PM Modi had earlier appealed to the citizens of the country to put up the tricolor on their social media handles as a mark of patriotism to make the ‘Azadi Ka Amrit Mahotsav’ celebrations special ahead of Independence Day.
While the political narrative surrounding the appeal has revolved from the ruling party pointing fingers at the opposition and vice-versa for not heeding to the PM’s appeal, one fundamental organization has outright rejected the idea.
With a history of not recognizing the Indian national flag, the Rashtriya Swayamsevak Sangh (RSS) has not taken notice of PM Modi’s call.
The RSS and its chief Mohan Bhagwat have refrained from switching their profile pictures across all social media handles. The reason behind it however, has still remained a mystery.
The RSS has preached an idea of Hindutva closely associated with the ruling Bharatiya Janata Party (BJP) and its pro-Hindu policies over the years.
While the BJP, in its tenure in reign, has introduced an ideology of hyper-nationalism, impregnated deep in the minds of the masses, it has also prosecuted many for being ‘anti-national’.
Taking an offensive stance against the opposition on several occasions, the only rhetoric put forward by the ruling party against all questions has been about highlighting how anti-national they have been. The BJP has been quick in point out the flaws of the opposition, spinning every mistake on their reduced or as highlighted by the ruling party, non-existent nationalism.
The question then arises that why has a fundamental organization behind the party, often confused as another arm of it, refrained from heeding the Prime Minister’s appeal. Noteworthy here is that PM Modi himself had been a member of the Sangh in his earlier years.
While, even the opposition has put of the picture of the first Prime Minister of the nation, Jawaharlal Nehru holding the flag on their social media handles, the RSS and its members have openly flouted it.
It is in the end a personal choice to switch your social media handle, but would it not set an example of open defiance, the job of opposition parties, being taken up by the organization that nurtured the roots of the ruling BJP in its infancy.

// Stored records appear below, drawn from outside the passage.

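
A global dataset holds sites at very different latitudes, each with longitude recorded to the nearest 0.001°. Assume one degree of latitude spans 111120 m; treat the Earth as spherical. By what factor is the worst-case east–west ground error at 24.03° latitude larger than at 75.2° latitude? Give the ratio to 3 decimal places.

3.575

Rounding to 3 decimal places leaves the longitude within ±0.0005° of the true value.
At 24.03°: 0.0005° × 111120 × cos 24.03° = 0.0005 × 111120 × 0.9133 ≈ 50.745 m.
Error at 75.2° = 0.0005° × 111120 × cos 75.2° ≈ 55.56 × 0.2554 = 14.193 m.
Ratio: 50.745 / 14.193 = cos 24.03° / cos 75.2° ≈ 3.5754.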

This is not new either with the RSS having a history of favouring its own flag over the national tricolor. It has only hoisted the tricolor at its headquarters on August 15, 1947, January 26, 1950 and for the last time in 2002.
An infamous case of 2001 comes to the fore when three men had been prosecuted for hoisting the Indian flag at the Sangh’s headquarters.

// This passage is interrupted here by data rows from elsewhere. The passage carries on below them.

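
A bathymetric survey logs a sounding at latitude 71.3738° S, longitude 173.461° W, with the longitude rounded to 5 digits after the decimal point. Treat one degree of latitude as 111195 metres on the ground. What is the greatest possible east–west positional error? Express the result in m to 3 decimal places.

Rounding to 5 decimal places leaves the longitude within ±5e-06° of the true value.
One degree of longitude at 71.3738° is 111195 × cos 71.3738° ≈ 111195 × 0.3194 = 35514.9 m.
So at most 5e-06° × 35514.9 ≈ 0.177574 m east–west.

0.178 m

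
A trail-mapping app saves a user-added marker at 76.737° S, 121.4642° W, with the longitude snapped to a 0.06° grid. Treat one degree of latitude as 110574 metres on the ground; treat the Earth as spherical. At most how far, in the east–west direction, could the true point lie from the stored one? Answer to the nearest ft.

With a 0.06° grid the true value lies within half a step, ±0.06°/2 = ±0.03°, of the stored one.
Parallels shrink by cos φ, so at 76.737° a degree of longitude is 110574 × 0.2294 ≈ 25368 m.
East–west error: 0.03° × 25368 m/° ≈ 761.041 m.
In feet: 761.041 m ÷ 0.3048 ≈ 2496.9 ft.

2497 ft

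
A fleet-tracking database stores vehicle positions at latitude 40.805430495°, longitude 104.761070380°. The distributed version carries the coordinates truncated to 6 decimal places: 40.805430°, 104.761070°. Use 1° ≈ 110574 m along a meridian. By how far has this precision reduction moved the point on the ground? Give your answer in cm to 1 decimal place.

Δlat = 40.805430495 − 40.805430 = +0.000000495°; Δlon = 104.761070380 − 104.761070 = +0.000000380°.
N–S: 0.000000495° × 110574 m/° = 0.0547341 m.
E–W at 40.8054°: 0.000000380° × 110574 × cos 40.8054° = 0.000000380 × 110574 × 0.7569 ≈ 0.0318049 m.
Combined displacement = (0.0547341² + 0.0318049²)^½ ≈ 0.0633038 m.
That is 0.0633038 m = 6.3304 cm.

6.3 cm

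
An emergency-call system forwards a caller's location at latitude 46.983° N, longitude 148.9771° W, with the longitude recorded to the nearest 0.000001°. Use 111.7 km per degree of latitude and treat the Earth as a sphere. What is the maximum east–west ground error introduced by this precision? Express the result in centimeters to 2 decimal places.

3.81 centimeters

Rounding to 6 decimal places leaves the longitude within ±5e-07° of the true value.
Parallels shrink by cos φ, so at 46.983° a degree of longitude is 111700 × 0.6822 ≈ 76203.5 m.
East–west error: 5e-07° × 76203.5 m/° ≈ 0.0381017 m.
That is 0.0381017 m = 3.8102 cm.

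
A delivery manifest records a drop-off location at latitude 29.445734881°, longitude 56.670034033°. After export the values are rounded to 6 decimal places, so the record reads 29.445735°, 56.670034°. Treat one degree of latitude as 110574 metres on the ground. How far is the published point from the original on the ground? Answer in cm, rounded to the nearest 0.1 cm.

1.4 cm

The latitude changed by -0.000000119° and the longitude by +0.000000033°.
North–south shift: -0.000000119 × 110574 = -0.0131583 m.
East–west at this latitude: 0.000000033° × 110574 × cos 29.4457° ≈ 0.000000033 × 96290.2 = 0.00317758 m.
Combined displacement = (0.0131583² + 0.00317758²)^½ ≈ 0.0135365 m.
That is 0.0135365 m = 1.3537 cm.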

The RSS has in the past contended that since its formation, it had been against the Indian flag for some time. Since then, they did change their stance and have accepted the flag, however, have refrained from publically unfurling it.

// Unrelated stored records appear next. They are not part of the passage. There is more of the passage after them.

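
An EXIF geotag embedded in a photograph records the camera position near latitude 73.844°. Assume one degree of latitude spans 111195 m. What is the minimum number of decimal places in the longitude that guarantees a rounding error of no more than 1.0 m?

5

At 73.844° one degree of longitude covers 111195 × cos 73.844° ≈ 111195 × 0.2783 ≈ 30940.4 m.
With N decimal places the half-ulp bound is 0.5·10⁻ᴺ°, or 0.5·10⁻ᴺ × 30940.4 m on the ground.
Setting 15470.2 × 10⁻ᴺ ≤ 1.0 gives 10ᴺ ≥ 1.547e+04, i.e. N ≥ 4.19.
So 5 decimal places suffice (0.155 m); 4 would allow up to 1.55 m.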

The organisation has also cited that prior to 2002, private citizens were not allowed to hoist the national flag, as per the flag code. However, the flag code at least allowed every citizen to hoist the flag on days of national rejoicining including Independence Day, Republic Day, and the likes.
The fact that RSS chose not to unfurl the flag even on these days for so long, has to be questioned.
The media head of the RSS, Sunil Ambekar has mentioned that their support for the Azadi Ka Amrit Mahotsav is unwavering and no politics on it will be entertained.
Is this then a cause of concern, considering the BJP, treading on the lines of a rigid RSS-preached Hindutva policy, is on a mission of total takeover.
Where is the country headed, where the national flag is ignored over an organizational flag and where impunity is only considered when its done by someone else.
Why has it become so impossible for a leading national organization to put up the tricolour. An explanation is awaited.